The NVIDIA memory model also goes through L1 cache - but that's obviously not very big on a GPU processor (also true on AMD IIRC). Like <128 bytes per thread. It's great if your threads hit it coalesced, otherwise it's pretty meaningless.

pandaman · on May 7, 2016

I program AMD chips in game consoles so I use a different set of manuals but AMD has a lot of docs available to public at http://developer.amd.com/resources/documentation-articles/de...

At glance there is a lot of legacy stuff so I'd look at anything related to GCN, Sea Islands and Southern Islands. Evergreen, R600-800 etc are legacy VLIW ISA as far as I know.

SXX · on May 7, 2016

There also fairly recent GCN3 ISA from 2015 available that shed light on their modern hardware architecture.

robbies · on May 7, 2016

Well, sheds light on their Compute Unit architecture.

tostitos1979 · on May 7, 2016

A friend of mine will be starting an epidemiology grad program this fall. Do you have some good basic pointers on the use of GPUs in the field? Also .. what is your opinion of the field in general?

jhj · on May 7, 2016

the hardware performs some coalescing, but it's complicated...

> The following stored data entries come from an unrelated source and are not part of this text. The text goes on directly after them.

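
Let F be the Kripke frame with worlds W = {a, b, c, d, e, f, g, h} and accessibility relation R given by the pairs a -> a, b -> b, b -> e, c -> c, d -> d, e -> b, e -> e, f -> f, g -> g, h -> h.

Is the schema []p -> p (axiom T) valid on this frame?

Axiom T corresponds to the accessibility relation being reflexive.
Reflexive: yes — every world is R-related to itself.

Yes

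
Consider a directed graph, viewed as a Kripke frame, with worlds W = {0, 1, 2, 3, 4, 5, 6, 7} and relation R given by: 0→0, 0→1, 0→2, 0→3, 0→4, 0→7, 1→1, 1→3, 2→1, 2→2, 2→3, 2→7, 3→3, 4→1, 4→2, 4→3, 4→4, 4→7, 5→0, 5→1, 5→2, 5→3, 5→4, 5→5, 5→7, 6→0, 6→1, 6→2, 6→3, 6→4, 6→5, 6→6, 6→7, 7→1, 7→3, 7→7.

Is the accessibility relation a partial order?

Yes

Reflexive: yes — every world is R-related to itself.
Transitive: yes — every two-step R-path is closed by a direct edge.
Antisymmetric: yes — no distinct pair is related both ways.
So R is a partial order.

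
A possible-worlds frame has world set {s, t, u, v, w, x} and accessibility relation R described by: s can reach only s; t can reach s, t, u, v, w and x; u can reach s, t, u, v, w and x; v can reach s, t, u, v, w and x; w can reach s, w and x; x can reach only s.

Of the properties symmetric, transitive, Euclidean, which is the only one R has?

Symmetric: no — t R s but not s R t.
Transitive: yes — every two-step R-path is closed by a direct edge.
Euclidean: no — t R s and t R u, but not s R u.
Only transitive holds.

transitive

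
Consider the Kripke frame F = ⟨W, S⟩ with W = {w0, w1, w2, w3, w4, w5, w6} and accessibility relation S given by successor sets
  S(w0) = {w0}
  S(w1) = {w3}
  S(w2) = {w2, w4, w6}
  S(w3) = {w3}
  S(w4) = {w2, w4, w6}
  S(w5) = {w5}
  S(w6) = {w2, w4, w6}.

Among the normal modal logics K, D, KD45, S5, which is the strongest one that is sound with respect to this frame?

Serial (axiom D): yes — every world has a successor (e.g. w0 S w0).
Euclidean (axiom 5): yes — any two successors of a common world are S-related.
Transitive (axiom 4): yes — every two-step S-path is closed by a direct edge.
Reflexive (axiom T): no — w1 is not related to itself.
So F validates K, D, KD45; S5 would additionally require S to be reflexive. The strongest is KD45.

KD45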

memory accesses in a warp do not necessarily have to be contiguous, but it does matter how many 32 byte global memory segments (and 128 byte l1 cache segments) they fall into. the memory controller can load 1, 2 or 4 of those 32 byte segments in a single transaction, but that's read through the cache in 128 byte cache lines.

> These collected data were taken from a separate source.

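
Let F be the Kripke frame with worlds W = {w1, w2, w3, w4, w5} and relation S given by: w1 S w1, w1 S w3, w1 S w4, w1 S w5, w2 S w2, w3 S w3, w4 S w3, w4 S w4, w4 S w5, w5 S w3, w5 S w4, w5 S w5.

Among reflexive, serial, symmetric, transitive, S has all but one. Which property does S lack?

symmetric

Reflexive: yes — every world is S-related to itself.
Serial: yes — every world has a successor (e.g. w1 S w1).
Symmetric: no — w1 S w3 but not w3 S w1.
Transitive: yes — every two-step S-path is closed by a direct edge.
Only symmetric fails.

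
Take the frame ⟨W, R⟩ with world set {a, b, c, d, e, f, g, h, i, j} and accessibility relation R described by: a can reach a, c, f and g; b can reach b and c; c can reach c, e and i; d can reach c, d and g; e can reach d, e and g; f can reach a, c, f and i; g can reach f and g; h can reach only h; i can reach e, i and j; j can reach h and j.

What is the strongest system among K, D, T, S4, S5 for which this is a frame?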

thus, if every lane in a warp loads a random word in a 128 byte range, then there is no penalty; it's 1 transaction and the reading is at full efficiency. but, if every lane in a warp loads 4 bytes with a stride of 128 bytes, then this is very bad: 4096 bytes are loaded but only 128 are used, resulting in ~3% efficiency.

pandaman · on May 7, 2016

Thanks, this is about how I imagined all GPUs work. With most games using interleaved vertex buffers it would be a very strange decision to penalize this access pattern.

robbies · on May 7, 2016

Actually...that might be changing on GCN. Check out Graham Wihlidal's presentation from this past GDC. Advocates some benefits of de-interleaved VBs

http://www.wihlidal.ca/Presentations/GDC_2016_Compute.pdf

pandaman · on May 7, 2016

It might, but most likely it won't: splitting position data from the rest of vertex had been around since, at least, PS3 (for the similar reasons of culling prims) and yet how many games have done the Edge's tri-culling in that generation? And even if you go ahead and split off position the rest of the vertex is still better be interleaved.

jhj · on May 7, 2016

It wouldn't because as you say the ALUs are the same, it just would change the unit that the warp scheduler deals with (and relevant changes to kernel occupancy that it would entail).

paulmd · on May 7, 2016

Unless you halve the precision going into the ALU (FP16 vs FP32), of course...

jhj · on May 7, 2016

the warp scheduler can dual-issue instructions; it has to because otherwise 192 fp32 alus can't be used by the 4 warp schedulers (4 x 32) effectively. increased ipc can do this for you. this was maxwell though; the ratio of resources to schedulers to sm has changed a lot in pascal.

look up "dual-issue":

http://on-demand.gputechconf.com/gtc/2013/presentations/S346...

jhj · on May 7, 2016

Warp size is still 32 in Pascal.

grondilu · on May 7, 2016

I've found the application to multi-screens setups more exciting.

gavanwoolery · on May 7, 2016

That's exciting as well, but for whatever reason I've always personally found multi-monitor gaming to be a little annoying (even with compensated projection). Probably ok if you have super small monitor bezels though.